Martin lernt bei allen Gelegenheiten Leute kennen - selbst bei Wanderungen durch das nächtlich Freiberg. Dabei hat er Tobias getroffen, der Mitglied in der Gemeinde von Chris ist und sein Geld mit Steinrestaurierungen verdient.


Am Sonntag bekamen wir so von Tobias eine fundierte Führung durch Freiberg. Damit wurde das schöne Wochenende noch richtig abgerundet.

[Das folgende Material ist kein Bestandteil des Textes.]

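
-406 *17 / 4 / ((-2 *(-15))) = -3451 / 60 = -57.52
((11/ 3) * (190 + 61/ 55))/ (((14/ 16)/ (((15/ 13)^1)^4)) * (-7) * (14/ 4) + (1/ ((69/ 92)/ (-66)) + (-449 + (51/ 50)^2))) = -567594000/ 443923699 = -1.28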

Noch mehr Bilder gibt es hier und im Bericht von Martin.

Kommentare:

Tati hat gesagt…

Hallo Jörg,
sehr feiner Bericht und aussagekräftige Bilder ;-))). Ich widerspreche mal der Behauptung ich hätte deine Kommunikation nicht noch länger ertragen ;-))). Hätte ich schon, nur mein unrunder Laufstil auf den überfrorenen Wegstrecken machte mir zu schaffen. Heute merke ich diese Fehlbelastung in der Hüfte doch recht deutlich. Ein großer blauer Fleck am Schienenbein erinnert mich an eine Rutscheinlage mit "Selbstverstümmelung ohne böse Landung" :-/
Ich wünsche dir gute Erholung und viele gute Läufe. Wir sehen uns am Rennsteig.
Herzliche Grüße
Tati

Anonym hat gesagt…

Salute,schöner Bericht und schöner Lauf.Hat Spaß gemacht.Meine Knochen sind alle o.k. Gruß Saarotti

Hase hat gesagt…

Hey, das klingt ja nach einem richtig netten Wochenende - tolle Sache! :o)

Noch ein kleiner Klugschei**er am Rande, ich hoffe, das ist ok: es heisst vegan, nicht veganisch ;-))

LG, Hase

Frollein Holle hat gesagt…

Huuh, das sind aber spannende Mineralien ;) (Sorry...Frühling...da drehen die Hormone ein bißchen am Rad)

Toller Bericht, danke! Und sehe ich da Walter Viermärker auf einem der Fotos?